Pada saat perjalanan ke mall, eh ternyata Yansen ngomong lagi nen nen mbak karni, sambil ketawa. Kami kembali menegurnya. Kalau Yansen belum bisa mengendalikan diri kita pulang, tidak usah ke Time Zone. Kemudian Yansen jawab ngak lagi, tidak boleh ngomomg nen nen ,ngak sopan ya.

Nah saat kami jalan-jalan di mall setelah makan eh rupanya Yansen teringat lagi obsesinya tadi, dia nyeletuk, nen nen mbak karni, sambil tertawa tawa, nen nen Novi, sambil cekikikan asik sendiri. Makanya mamanya tegur dia, kok ngomong nen nen lagi? kan yansen sudah janji, awas kalau ngomong lagi mama jewel mulutnya.

Ternyata ngak lama kemudian dia ulangi lagi, ngomong lagi sambil tertawa. Karena dilarang tidak bisa, akhirnya mamanya mencubit pipinya. Reaksinya dia malah melawan dan dengan gregetan mau balas dan menjamah nene mamanya sambil meremes. Saat itu tangannya ditepis mamanya, kemudian berkata ke Palembang batal saja. Melihat mamanya marah Yansen minta maaf dan mencoba menawar hukuman lain tapi ke Palembang jangan batal. Mamanya bilang tidak bisa, dan kami memang
sepakat kalau mama bilang tidak bisa kemudian si anak berpaling kepada papanya jawabannya sama. Kasus ini sekaligus menjadi test case untuk membaca kemampuan berpikir yansen, ternyata otaknya jalan, dia kemudian mengajukan penyelesaian kasusnya karena merasa bersalah, dan berkata ke Palembang jangan batal, hukum yansen saja pa. Dan kami harus tega untuk melakukan hukuman lain itu.

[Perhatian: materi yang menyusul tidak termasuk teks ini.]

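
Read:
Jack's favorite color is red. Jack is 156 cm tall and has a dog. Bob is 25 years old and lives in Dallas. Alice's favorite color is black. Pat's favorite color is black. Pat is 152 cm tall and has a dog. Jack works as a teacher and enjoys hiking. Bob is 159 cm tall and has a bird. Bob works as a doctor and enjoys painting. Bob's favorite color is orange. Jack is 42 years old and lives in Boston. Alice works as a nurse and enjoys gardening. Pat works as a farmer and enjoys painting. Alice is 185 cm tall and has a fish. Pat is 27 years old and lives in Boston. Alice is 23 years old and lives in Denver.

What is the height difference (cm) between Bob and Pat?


|159 - 152| = 7

7


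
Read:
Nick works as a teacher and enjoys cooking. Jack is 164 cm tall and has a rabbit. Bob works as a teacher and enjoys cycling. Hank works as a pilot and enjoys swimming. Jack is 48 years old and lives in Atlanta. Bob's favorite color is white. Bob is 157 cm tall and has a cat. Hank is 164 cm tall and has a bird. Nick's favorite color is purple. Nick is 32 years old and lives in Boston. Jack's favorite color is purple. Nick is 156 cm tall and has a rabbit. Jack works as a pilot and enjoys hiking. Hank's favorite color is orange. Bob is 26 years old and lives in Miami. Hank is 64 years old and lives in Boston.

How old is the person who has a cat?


Person with cat is Bob, age 26

26


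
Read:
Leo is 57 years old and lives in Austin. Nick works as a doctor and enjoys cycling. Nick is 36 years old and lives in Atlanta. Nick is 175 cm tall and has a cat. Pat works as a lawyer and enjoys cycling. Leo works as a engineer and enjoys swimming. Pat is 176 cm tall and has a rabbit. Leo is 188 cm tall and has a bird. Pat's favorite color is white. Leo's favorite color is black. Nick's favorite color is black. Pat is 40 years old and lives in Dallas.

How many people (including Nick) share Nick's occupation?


Nick is a doctor. Count = 1

1


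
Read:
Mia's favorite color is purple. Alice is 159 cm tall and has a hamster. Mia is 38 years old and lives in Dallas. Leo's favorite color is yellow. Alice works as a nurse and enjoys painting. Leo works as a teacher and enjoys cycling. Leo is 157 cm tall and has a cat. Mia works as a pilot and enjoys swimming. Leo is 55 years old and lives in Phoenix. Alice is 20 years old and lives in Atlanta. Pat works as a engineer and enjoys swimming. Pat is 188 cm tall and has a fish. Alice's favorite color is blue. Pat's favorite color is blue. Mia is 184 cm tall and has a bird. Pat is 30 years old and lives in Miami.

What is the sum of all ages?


30+38+20+55 = 143

143


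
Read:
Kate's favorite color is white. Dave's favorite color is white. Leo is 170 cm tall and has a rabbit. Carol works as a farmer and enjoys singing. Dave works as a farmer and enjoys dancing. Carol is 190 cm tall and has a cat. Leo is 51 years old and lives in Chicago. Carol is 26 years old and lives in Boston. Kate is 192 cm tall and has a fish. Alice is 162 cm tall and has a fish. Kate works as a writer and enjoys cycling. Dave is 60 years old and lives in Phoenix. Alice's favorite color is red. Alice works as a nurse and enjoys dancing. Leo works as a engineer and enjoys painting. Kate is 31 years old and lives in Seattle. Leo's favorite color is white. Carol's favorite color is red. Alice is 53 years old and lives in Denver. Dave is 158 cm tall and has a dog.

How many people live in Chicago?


Count in Chicago: 1

1


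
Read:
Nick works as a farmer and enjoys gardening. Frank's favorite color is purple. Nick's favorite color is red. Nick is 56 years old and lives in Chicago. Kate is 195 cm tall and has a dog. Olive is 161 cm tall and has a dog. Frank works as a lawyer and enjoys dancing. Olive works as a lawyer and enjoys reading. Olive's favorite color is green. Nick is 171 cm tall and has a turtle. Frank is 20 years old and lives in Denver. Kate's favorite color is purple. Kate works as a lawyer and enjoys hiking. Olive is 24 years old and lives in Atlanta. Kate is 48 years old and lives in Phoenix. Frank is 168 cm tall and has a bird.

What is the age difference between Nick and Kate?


|56 - 48| = 8

8


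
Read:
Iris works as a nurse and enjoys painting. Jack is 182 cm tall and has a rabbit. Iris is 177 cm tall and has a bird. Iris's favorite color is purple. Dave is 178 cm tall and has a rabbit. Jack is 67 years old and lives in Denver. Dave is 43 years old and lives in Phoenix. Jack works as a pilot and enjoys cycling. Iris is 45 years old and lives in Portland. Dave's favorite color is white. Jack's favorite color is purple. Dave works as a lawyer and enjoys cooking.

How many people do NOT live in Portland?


Not in Portland: 2

2


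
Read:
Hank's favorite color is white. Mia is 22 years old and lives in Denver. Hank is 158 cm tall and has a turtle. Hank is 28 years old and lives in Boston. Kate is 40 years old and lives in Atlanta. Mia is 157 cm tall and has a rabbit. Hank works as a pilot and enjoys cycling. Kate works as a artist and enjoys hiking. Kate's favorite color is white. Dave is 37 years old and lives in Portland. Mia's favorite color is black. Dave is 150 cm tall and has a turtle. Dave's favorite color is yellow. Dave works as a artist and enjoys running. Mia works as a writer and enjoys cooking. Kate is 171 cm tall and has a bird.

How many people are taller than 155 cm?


Taller than 155: 3

3


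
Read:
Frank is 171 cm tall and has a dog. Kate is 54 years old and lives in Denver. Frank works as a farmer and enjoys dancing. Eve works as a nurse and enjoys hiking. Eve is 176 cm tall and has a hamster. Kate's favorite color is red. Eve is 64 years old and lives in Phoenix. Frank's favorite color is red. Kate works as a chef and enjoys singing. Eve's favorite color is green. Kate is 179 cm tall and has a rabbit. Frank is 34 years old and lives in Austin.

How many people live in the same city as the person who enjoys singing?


Person with hobby singing is Kate, city Denver. Count = 1

1


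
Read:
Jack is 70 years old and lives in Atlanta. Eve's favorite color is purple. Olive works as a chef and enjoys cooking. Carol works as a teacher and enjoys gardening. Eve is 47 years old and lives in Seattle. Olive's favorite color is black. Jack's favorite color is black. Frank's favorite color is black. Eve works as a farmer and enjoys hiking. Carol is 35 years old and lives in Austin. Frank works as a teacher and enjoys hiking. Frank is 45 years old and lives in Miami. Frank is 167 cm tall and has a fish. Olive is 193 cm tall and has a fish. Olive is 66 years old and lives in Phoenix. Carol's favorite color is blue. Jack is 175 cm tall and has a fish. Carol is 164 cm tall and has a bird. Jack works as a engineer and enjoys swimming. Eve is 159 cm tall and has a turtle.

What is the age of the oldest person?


Oldest: Jack at 70

70


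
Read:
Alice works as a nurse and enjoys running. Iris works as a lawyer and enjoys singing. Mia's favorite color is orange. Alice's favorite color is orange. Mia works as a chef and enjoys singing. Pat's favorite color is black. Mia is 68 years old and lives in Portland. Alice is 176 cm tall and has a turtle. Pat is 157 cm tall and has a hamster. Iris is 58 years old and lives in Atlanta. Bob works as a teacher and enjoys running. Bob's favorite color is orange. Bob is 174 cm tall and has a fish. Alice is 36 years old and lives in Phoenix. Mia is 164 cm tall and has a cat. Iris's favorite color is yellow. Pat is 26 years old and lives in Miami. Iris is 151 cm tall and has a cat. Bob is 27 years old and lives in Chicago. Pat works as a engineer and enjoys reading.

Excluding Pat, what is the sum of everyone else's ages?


Sum (excluding Pat): 189

189


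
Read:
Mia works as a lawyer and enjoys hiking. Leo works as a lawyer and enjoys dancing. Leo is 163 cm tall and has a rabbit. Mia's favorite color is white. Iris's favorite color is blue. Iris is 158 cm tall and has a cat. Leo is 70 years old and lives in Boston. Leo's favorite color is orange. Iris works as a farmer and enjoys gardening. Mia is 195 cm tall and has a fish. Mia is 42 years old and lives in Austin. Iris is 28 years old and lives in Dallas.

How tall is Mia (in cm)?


Mia is 195 cm tall

195


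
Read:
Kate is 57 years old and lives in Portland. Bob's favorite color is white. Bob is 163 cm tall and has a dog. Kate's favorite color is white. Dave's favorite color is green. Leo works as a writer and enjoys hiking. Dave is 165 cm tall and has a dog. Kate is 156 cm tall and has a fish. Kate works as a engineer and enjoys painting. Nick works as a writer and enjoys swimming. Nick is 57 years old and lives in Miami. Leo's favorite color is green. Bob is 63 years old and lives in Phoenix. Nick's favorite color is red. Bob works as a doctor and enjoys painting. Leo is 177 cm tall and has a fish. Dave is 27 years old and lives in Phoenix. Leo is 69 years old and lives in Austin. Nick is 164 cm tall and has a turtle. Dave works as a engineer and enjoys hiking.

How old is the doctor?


The doctor is Bob, age 63

63


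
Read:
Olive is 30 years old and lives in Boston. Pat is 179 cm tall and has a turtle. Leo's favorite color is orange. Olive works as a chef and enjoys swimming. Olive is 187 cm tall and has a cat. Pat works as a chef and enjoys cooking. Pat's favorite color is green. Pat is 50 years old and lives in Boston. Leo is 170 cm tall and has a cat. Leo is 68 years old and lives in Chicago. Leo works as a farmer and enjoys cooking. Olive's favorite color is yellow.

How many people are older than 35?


Filter: 2

2


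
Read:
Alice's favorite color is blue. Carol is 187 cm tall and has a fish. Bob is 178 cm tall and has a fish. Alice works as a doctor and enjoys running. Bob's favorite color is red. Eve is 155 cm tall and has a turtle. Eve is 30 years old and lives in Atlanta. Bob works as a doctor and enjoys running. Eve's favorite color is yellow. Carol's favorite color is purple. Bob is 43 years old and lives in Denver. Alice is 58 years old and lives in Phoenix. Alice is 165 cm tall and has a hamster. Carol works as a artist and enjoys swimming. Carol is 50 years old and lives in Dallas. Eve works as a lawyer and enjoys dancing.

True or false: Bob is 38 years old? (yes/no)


Bob is actually 43. no

no


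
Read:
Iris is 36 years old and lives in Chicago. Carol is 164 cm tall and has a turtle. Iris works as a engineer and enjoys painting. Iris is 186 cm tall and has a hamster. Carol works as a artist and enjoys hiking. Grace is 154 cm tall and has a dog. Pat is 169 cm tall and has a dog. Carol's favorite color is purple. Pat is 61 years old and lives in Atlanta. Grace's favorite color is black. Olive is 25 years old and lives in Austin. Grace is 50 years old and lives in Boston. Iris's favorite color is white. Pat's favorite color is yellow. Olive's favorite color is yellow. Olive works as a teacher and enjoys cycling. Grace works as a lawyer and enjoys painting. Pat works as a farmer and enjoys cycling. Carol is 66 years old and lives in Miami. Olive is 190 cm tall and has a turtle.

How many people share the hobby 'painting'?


Count: 2

2


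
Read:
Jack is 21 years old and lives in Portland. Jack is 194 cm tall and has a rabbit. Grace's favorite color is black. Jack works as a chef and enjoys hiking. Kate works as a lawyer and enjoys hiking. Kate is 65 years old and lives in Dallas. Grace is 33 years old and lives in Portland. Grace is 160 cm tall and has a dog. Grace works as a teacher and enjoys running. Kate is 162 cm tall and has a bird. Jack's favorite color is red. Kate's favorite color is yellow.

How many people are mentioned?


People: Jack, Kate, Grace. Count = 3

3


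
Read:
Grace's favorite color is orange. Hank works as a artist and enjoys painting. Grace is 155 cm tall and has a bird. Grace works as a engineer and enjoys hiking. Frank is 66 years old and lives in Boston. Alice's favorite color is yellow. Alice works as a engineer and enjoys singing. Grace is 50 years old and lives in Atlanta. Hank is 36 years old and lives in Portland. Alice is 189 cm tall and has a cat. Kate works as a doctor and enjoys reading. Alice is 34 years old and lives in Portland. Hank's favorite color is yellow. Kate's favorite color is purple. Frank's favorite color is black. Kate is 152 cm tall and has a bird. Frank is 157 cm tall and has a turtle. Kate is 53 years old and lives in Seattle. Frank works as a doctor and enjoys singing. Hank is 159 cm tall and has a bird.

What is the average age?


Sum=239, n=5, avg=47.8

47.8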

Sebenarnya kami memang tidak bermaksud membatalkan perjalanan ke Palembang karena itu janji kami kalau Yansen lulus. Tapi karena Yansen berbuat aneh aneh kami coba ancam dia dengan hal lain. Tetapi setelah menginjak umur 12 tahun ancaman tidak mempan lagi, bahkan Yansen bisa nego memilih dihukum daripada membatalkan apa yang menjadi keinginan favoritnya.

Sampai saat ini kami masih terus belajar untuk dapat mendidik anak kami dengan baik. Bagaimana mendidik anak spesial kami saat bertumbuh menjadi remaja, apalagi menghadapi masa pubertas. Kami baru sadar hukuman fisikpun tidak efektif lagi, bahkan Yansen punya senjata untuk meluluhkan hati kami saat kami mau menghukumnya.

Ketika tiba waktunya berangkat ke Palembang, maka saya mempersiapkan tiket untuk 3 orang mama, Yansen dan Yani serta ikut pula ketiga sepupunya 3 orang. Yansen dapat menikmati liburannya selama 2 minggu di kampung mamanya dan kembali ke Jakarta menjelang masuk Tahun ajaran baru dimana Yansen terdaftar sebagai murid kelas 1 SMP.